Il rettore ha rivendicato anche il dinamismo dell’Ateneo e il ruolo che l’Università può svolgere nel processo di crescita di Reggio Calabria.

«Sottolineo il dinamismo della mia università e della mia comunità accademica, che è molto presente, molto viva e ha obiettivi chiari».

Sul percorso complessivo della città, invece, Zimbalatti ha preferito non entrare nel merito.

«Sulla velocità della città non sono io a parlare. Parlano altre persone, altre istituzioni e altre statistiche. Noi, come università, facciamo la nostra parte nell’ambito della città universitaria che sogniamo».

La nuova viabilità rappresenta infatti soltanto uno dei passaggi di una visione più ampia che riguarda il futuro assetto della Mediterranea.

«È una visione, una proiezione. Gli organi accademici sono molto impegnati e abbiamo grande entusiasmo nell’affrontare queste sfide, che riguardano il nostro assetto, la funzionalità e la struttura dell’Ateneo».

L’obiettivo, ha aggiunto il rettore, è quello di garantire «sempre maggiori servizi agli studenti, per il loro benessere e per la loro felicità all’interno dell’università».

nuova strada mediterranea ()

Il problema dell’accessibilità pedonale

Rimane però aperta una delle principali criticità della Cittadella universitaria: la difficoltà di raggiungere i plessi a piedi.

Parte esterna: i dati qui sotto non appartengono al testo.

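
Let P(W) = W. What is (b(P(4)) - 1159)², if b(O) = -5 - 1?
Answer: 1357225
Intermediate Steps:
b(O) = -6
(b(P(4)) - 1159)² = (-6 - 1159)² = (-1165)² = 1357225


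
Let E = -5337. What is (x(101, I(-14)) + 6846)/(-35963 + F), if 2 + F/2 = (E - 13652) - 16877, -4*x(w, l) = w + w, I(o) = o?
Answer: -13591/215398 ≈ -0.063097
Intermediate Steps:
x(w, l) = -w/2 (x(w, l) = -(w + w)/4 = -w/2)
F = -71736 (F = -4 + 2*((-5337 - 13652) - 16877) = -4 + 2*(-18989 - 16877) = -4 + 2*(-35866) = -4 - 71732 = -71736)
(x(101, I(-14)) + 6846)/(-35963 + F) = (-1/2*101 + 6846)/(-35963 - 71736) = (-101/2 + 6846)/(-107699) = (13591/2)*(-1/107699) = -13591/215398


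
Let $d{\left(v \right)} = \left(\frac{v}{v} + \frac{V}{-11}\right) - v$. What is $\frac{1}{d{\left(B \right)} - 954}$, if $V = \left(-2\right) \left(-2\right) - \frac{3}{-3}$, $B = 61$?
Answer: $- \frac{11}{11159} \approx -0.00098575$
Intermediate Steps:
$V = 5$ ($V = 4 - -1 = 4 + 1 = 5$)
$d{\left(v \right)} = \frac{6}{11} - v$ ($d{\left(v \right)} = \left(\frac{v}{v} + \frac{5}{-11}\right) - v = \left(1 + 5 \left(- \frac{1}{11}\right)\right) - v = \left(1 - \frac{5}{11}\right) - v = \frac{6}{11} - v$)
$\frac{1}{d{\left(B \right)} - 954} = \frac{1}{\left(\frac{6}{11} - 61\right) - 954} = \frac{1}{- \frac{665}{11} - 954} = \frac{1}{- \frac{11159}{11}} = - \frac{11}{11159}$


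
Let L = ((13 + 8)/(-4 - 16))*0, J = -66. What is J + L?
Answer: -66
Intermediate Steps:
L = 0 (L = (21/(-20))*0 = (21*(-1/20))*0 = -21/20*0 = 0)
J + L = -66 + 0 = -66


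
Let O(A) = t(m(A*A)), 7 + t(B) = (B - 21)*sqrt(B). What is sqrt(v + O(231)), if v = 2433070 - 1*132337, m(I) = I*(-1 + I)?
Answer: sqrt(2300726 + 2630944875636*sqrt(3335)) ≈ 1.2326e+7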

«Non dimentichiamo che ci sono ancora delle ferite aperte legate all’inaccessibilità pedonale dell’università», ha evidenziato Zimbalatti.

Il riferimento è soprattutto alla ripida salita che porta alla Mediterranea e che ogni giorno deve essere affrontata da studenti, lavoratori e visitatori.

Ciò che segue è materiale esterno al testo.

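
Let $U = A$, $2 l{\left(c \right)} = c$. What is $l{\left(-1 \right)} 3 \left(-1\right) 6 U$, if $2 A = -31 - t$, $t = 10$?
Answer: $- \frac{369}{2} \approx -184.5$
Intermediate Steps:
$l{\left(c \right)} = \frac{c}{2}$
$A = - \frac{41}{2}$ ($A = \frac{-31 - 10}{2} = \frac{1}{2} \left(-41\right) = - \frac{41}{2} \approx -20.5$)
$U = - \frac{41}{2} \approx -20.5$
$l{\left(-1 \right)} 3 \left(-1\right) 6 U = \frac{1}{2} \left(-1\right) 3 \left(-1\right) 6 \left(- \frac{41}{2}\right) = \left(- \frac{1}{2}\right) 3 \left(-1\right) 6 \left(- \frac{41}{2}\right) = \left(- \frac{3}{2}\right) \left(-1\right) 6 \left(- \frac{41}{2}\right) = \frac{3}{2} \cdot 6 \left(- \frac{41}{2}\right) = 9 \left(- \frac{41}{2}\right) = - \frac{369}{2}$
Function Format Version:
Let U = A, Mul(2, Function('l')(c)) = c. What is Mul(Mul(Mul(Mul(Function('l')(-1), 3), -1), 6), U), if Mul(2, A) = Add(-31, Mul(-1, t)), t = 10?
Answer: Rational(-369, 2) ≈ -184.50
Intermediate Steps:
Function('l')(c) = Mul(Rational(1, 2), c)
A = Rational(-41, 2) (A = Mul(Rational(1, 2), Add(-31, Mul(-1, 10))) = Mul(Rational(1, 2), Add(-31, -10)) = Mul(Rational(1, 2), -41) = Rational(-41, 2) ≈ -20.500)
U = Rational(-41, 2) ≈ -20.500
Mul(Mul(Mul(Mul(Function('l')(-1), 3), -1), 6), U) = Mul(Mul(Mul(Mul(Mul(Rational(1, 2), -1), 3), -1), 6), Rational(-41, 2)) = Mul(Mul(Mul(Mul(Rational(-1, 2), 3), -1), 6), Rational(-41, 2)) = Mul(Mul(Mul(Rational(-3, 2), -1), 6), Rational(-41, 2)) = Mul(Mul(Rational(3, 2), 6), Rational(-41, 2)) = Mul(9, Rational(-41, 2)) = Rational(-369, 2)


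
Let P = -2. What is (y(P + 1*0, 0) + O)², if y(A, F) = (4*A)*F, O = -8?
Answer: 64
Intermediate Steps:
y(A, F) = 4*A*F
(y(P + 1*0, 0) + O)² = (4*(-2 + 1*0)*0 - 8)² = (4*(-2 + 0)*0 - 8)² = (4*(-2)*0 - 8)² = (0 - 8)² = (-8)² = 64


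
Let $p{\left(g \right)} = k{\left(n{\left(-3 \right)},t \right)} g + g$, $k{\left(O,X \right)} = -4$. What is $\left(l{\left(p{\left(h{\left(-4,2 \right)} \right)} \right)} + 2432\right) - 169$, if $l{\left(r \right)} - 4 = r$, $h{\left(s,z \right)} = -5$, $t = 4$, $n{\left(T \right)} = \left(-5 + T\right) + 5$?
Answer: $2282$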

«I pedoni fanno un vero e proprio Gran Premio della Montagna per raggiungere la nostra università. Solo grazie al servizio prestato da Atam viene garantito un regolare afflusso».

Da qui la richiesta di avviare un confronto con Palazzo San Giorgio per individuare nuove soluzioni.

«Ci aspettiamo di poter ragionare insieme all’amministrazione comunale per aprire dei percorsi pedonali che consentano, una volta per tutte, a tutti i cittadini di arrivare all’interno dell’università senza dover affrontare la fatica e il disagio della grande salita di via Universitaria».

nuova strada mediterranea ()

“Un investimento anche per i cittadini”

La nuova strada non sarà utile soltanto alla comunità universitaria, ma anche ai residenti delle zone vicine.

«Siamo contenti anche di questo. Noi non chiediamo nulla gratuitamente. Come università siamo abituati a dare e a fare tutto quello che rientra nelle nostre possibilità o che ci viene richiesto».

Zimbalatti ha ricordato che l’intervento, pur finanziato attraverso il Decreto Reggio, è stato gestito direttamente dall’Università.

«È un altro segnale nei confronti della città. Ci siamo preoccupati anche di restituire dignità ai concittadini che vivono nelle zone limitrofe all’Ateneo».

Il rettore ha infine ricordato l’impegno della Mediterranea nella cura degli spazi pubblici vicini alla Cittadella.

«La manutenzione del verde di tutto viale della Libertà è gestita da anni dall’Università. Sono piccoli ma dovuti contributi. Di contro, chiediamo che ognuno faccia il proprio compito».